La première, dont s’empare Guy Birenbaum pour nous inviter à méditer sur l’indignité du journaliste : « Quand vous recevez des mails d’auditeurs qui vous demandent « Comment expliquer à mon gamin qui a huit ans le sens du verbe ‘enculer’ qu’il vient d’entendre à la radio ? »… Moi, ça, c’est pas la radio que je veux faire, c’est certain. ».
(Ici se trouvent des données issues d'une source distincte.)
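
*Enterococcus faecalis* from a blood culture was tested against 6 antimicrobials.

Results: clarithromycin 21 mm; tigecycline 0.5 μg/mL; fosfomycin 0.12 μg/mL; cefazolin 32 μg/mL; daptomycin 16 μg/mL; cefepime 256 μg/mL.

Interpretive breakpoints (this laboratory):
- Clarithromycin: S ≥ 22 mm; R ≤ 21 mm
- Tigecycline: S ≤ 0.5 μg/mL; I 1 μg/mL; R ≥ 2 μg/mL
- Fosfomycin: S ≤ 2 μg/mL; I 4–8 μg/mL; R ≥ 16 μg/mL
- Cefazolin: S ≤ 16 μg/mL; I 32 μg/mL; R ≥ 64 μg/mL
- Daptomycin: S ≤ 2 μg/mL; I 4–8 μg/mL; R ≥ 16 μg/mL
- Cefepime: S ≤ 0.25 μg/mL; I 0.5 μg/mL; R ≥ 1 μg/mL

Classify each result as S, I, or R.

R, S, S, I, R, R

Clarithromycin 21 mm: ≤ 21 mm — resistant
Tigecycline: 0.5 μg/mL is ≤ 0.5 μg/mL ⇒ susceptible
Fosfomycin: 0.12 μg/mL is ≤ 2 μg/mL → Susceptible
Cefazolin 32 μg/mL: = 32 μg/mL — I
Daptomycin (16 μg/mL) ≥ 16 μg/mL ⇒ resistant
Cefepime: 256 μg/mL is ≥ 1 μg/mL ⇒ R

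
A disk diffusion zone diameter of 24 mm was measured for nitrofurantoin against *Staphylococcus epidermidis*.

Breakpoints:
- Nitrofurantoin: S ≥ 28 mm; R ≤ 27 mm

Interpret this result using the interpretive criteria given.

R

Nitrofurantoin: 24 mm is ≤ 27 mm → Resistant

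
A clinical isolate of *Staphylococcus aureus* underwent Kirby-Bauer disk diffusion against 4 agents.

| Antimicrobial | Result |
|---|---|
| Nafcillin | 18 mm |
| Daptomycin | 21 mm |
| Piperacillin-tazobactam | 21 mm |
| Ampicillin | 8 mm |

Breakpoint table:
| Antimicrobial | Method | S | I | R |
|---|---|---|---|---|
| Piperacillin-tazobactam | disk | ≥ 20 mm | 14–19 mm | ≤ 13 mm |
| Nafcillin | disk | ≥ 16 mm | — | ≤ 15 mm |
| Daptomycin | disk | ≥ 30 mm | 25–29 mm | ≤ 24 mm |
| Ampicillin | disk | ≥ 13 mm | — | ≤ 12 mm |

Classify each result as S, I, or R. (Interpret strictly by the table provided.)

Nafcillin: 18 mm is ≥ 16 mm — susceptible
Daptomycin: 21 mm is ≤ 24 mm ⇒ R
Piperacillin-tazobactam: 21 mm is ≥ 20 mm ⇒ S
Ampicillin (8 mm) ≤ 12 mm → resistant

S, R, S, R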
Et la seconde, qui moi me semble plus essentielle mais que Guy Birenbaum se garde d’évoquer, à propos des humoristes de la matinale : « Ils ont une liberté totale. On ne relit pas leurs papiers. Moi je ne suis pas manager d’humoristes. […] C’est la condition d’un travail de qualité. Quand on voit un usage de cette nature de la liberté… Là on n’est pas dans la carricature, c’est pas drôle : c’est juste vulgaire, quoi. »
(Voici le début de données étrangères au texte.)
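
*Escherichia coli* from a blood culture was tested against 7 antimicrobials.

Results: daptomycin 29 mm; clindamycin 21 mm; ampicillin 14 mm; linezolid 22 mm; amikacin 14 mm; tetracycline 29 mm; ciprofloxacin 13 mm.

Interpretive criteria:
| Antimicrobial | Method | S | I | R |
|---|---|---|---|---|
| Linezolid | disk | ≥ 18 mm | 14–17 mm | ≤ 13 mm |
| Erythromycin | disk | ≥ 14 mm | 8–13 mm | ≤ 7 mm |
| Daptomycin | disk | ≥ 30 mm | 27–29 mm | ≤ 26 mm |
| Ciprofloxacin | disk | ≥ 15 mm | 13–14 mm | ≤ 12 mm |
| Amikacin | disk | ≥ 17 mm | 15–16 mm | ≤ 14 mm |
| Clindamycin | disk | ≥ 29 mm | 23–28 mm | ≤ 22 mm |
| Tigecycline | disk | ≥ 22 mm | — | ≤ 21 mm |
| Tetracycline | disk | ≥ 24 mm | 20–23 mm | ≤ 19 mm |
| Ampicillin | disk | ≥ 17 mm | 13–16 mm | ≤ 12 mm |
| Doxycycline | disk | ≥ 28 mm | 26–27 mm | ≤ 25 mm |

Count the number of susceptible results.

Daptomycin: 29 mm is in 27–29 mm ⇒ Intermediate
Clindamycin: 21 mm is ≤ 22 mm — R
Ampicillin: 14 mm is in 13–16 mm ⇒ Intermediate
Linezolid: 22 mm is ≥ 18 mm ⇒ S
Amikacin (14 mm) ≤ 14 mm — resistant
Tetracycline: 29 mm is ≥ 24 mm → susceptible
Ciprofloxacin 13 mm: in 13–14 mm — Intermediate
Susceptible: 2

2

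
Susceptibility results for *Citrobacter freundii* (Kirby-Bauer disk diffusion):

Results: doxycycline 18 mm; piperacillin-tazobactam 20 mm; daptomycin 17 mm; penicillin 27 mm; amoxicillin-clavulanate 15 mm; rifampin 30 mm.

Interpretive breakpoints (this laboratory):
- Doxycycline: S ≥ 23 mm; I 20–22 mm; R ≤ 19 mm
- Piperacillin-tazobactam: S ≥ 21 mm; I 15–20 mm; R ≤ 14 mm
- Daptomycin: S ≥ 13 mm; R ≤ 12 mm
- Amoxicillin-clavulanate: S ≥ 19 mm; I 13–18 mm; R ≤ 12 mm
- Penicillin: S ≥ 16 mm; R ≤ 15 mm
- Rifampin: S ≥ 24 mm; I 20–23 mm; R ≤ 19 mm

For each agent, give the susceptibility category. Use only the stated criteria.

Doxycycline: 18 mm is ≤ 19 mm ⇒ R
Piperacillin-tazobactam (20 mm) in 15–20 mm → I
Daptomycin: 17 mm is ≥ 13 mm ⇒ susceptible
Penicillin 27 mm: ≥ 16 mm → susceptible
Amoxicillin-clavulanate: 15 mm is in 13–18 mm → Intermediate
Rifampin 30 mm: ≥ 24 mm — susceptible

R, I, S, S, I, S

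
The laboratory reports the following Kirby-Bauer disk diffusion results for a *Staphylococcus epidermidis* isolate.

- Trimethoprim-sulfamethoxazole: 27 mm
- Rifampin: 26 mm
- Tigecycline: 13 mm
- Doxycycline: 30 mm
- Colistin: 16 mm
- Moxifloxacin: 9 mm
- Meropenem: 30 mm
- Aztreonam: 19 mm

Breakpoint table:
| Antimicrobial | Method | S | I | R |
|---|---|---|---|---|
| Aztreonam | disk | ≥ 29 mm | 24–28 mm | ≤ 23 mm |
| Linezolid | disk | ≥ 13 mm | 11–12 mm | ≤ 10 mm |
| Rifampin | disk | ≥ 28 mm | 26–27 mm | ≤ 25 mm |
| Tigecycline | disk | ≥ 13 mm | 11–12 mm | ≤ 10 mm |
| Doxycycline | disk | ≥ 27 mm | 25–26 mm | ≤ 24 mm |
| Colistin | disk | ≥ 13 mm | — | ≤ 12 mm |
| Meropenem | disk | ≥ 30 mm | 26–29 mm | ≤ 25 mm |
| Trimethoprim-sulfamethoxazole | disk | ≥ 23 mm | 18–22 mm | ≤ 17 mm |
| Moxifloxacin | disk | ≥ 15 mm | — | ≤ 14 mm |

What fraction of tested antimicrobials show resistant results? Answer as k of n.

Trimethoprim-sulfamethoxazole (27 mm) ≥ 23 mm — susceptible
Rifampin: 26 mm is in 26–27 mm — intermediate
Tigecycline (13 mm) ≥ 13 mm → Susceptible
Doxycycline 30 mm: ≥ 27 mm ⇒ susceptible
Colistin (16 mm) ≥ 13 mm — susceptible
Moxifloxacin (9 mm) ≤ 14 mm → R
Meropenem (30 mm) ≥ 30 mm ⇒ susceptible
Aztreonam (19 mm) ≤ 23 mm — R
Resistant: 2/8

2 of 8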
Je médite alors, ainsi que m’y a invité Guy Birenbaum, sur l’ensemble du propos – parce que c’est mieux tout de même que sur sa version partielle – et je me dis que la liberté de l’humoriste étant garantie, celle-ci s’accompagne alors de la liberté de chacun de ne pas rire, de ne pas le trouver drôle, et de le dire. Je me dis que dès lors que Nicolas Demorand se porte garant de ce que les gens avec lesquels il travaille – journalistes, chroniqueurs, humoristes – puissent exercer leurs métiers en toute indépendance, l’essentiel est acquis et il n’y a alors rien à redire à ce que lui puisse user de son droit de critique, sa liberté éventuellement de ne pas rire à toutes les saillies de tel ou tel, et aussi celle de le dire et d’expliquer pourquoi.
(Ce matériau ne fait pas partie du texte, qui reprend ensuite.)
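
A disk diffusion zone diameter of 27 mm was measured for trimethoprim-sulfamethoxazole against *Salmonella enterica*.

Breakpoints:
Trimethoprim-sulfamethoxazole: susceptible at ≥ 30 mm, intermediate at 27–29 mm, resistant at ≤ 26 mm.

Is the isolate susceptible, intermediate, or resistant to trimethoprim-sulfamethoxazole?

Intermediate

Trimethoprim-sulfamethoxazole (27 mm) in 27–29 mm → I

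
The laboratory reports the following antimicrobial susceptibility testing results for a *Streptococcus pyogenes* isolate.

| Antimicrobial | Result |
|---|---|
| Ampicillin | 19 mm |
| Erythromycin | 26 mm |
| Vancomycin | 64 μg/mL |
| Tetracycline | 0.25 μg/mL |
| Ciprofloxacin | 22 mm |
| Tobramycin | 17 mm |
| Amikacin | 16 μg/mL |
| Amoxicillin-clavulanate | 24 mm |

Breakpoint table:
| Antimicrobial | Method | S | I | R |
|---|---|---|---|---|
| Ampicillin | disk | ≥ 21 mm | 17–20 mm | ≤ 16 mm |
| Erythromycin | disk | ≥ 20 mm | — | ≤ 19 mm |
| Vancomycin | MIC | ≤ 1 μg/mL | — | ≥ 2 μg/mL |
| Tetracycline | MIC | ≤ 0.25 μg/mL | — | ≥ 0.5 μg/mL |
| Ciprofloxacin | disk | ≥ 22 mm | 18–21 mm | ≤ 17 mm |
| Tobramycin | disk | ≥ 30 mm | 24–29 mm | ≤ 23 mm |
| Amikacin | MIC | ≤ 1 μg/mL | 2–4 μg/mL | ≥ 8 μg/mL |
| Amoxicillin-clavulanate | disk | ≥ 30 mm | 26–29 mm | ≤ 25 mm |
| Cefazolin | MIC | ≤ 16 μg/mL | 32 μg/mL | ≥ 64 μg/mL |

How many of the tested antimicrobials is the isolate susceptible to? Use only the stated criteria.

Ampicillin: 19 mm is in 17–20 mm ⇒ I
Erythromycin 26 mm: ≥ 20 mm ⇒ Susceptible
Vancomycin 64 μg/mL: ≥ 2 μg/mL — resistant
Tetracycline: 0.25 μg/mL is ≤ 0.25 μg/mL — Susceptible
Ciprofloxacin: 22 mm is ≥ 22 mm ⇒ Susceptible
Tobramycin 17 mm: ≤ 23 mm — R
Amikacin (16 μg/mL) ≥ 8 μg/mL — resistant
Amoxicillin-clavulanate (24 mm) ≤ 25 mm → Resistant
Susceptible: 3

3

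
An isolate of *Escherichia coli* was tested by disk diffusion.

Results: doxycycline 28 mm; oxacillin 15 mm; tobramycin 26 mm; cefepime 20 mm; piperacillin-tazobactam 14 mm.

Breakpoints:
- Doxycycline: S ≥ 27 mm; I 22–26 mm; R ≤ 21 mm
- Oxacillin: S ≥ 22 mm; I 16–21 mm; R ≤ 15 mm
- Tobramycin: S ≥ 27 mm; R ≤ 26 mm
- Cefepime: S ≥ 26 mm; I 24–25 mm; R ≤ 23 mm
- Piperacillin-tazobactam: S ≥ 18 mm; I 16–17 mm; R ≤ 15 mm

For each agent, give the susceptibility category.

S, R, R, R, R

Doxycycline: 28 mm is ≥ 27 mm ⇒ Susceptible
Oxacillin (15 mm) ≤ 15 mm → resistant
Tobramycin 26 mm: ≤ 26 mm → R
Cefepime: 20 mm is ≤ 23 mm → R
Piperacillin-tazobactam: 14 mm is ≤ 15 mm — Resistant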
Alors oui, je pense aussi que l’argument de la ménagère qui évoque l’incompatibilité entre les « gros mots » et la bonne éducation de son enfant n’est qu’assez peu recevable. Mais qu’importe ? Si Demorand y est sensible, ça lui est personnel et puisqu’il n’en tire pas prétexte pour interdire Didier Porte de « gros mots », c’est bien tout ce qui compte.
Le point est que pour Guy Birenbaum, quand Demorand s’autorise à exprimer son avis et ses raisons, cela correspond à un « lâchage », un acte qui manque d' »élégance » et et de dignité« . La parole de l’humoriste serait libre, pas celle de Demorand. Pour quelle raison ? Parce qu’alors – et c’est bien ce que nous explique Guy Birenbaum – le journaliste se désolidarise de l’humoriste avec lequel il travaille. Voilà en réalité la faute de Nicolas Demorand, selon Guy Birenbaum : il ne s’est pas montré solidaire.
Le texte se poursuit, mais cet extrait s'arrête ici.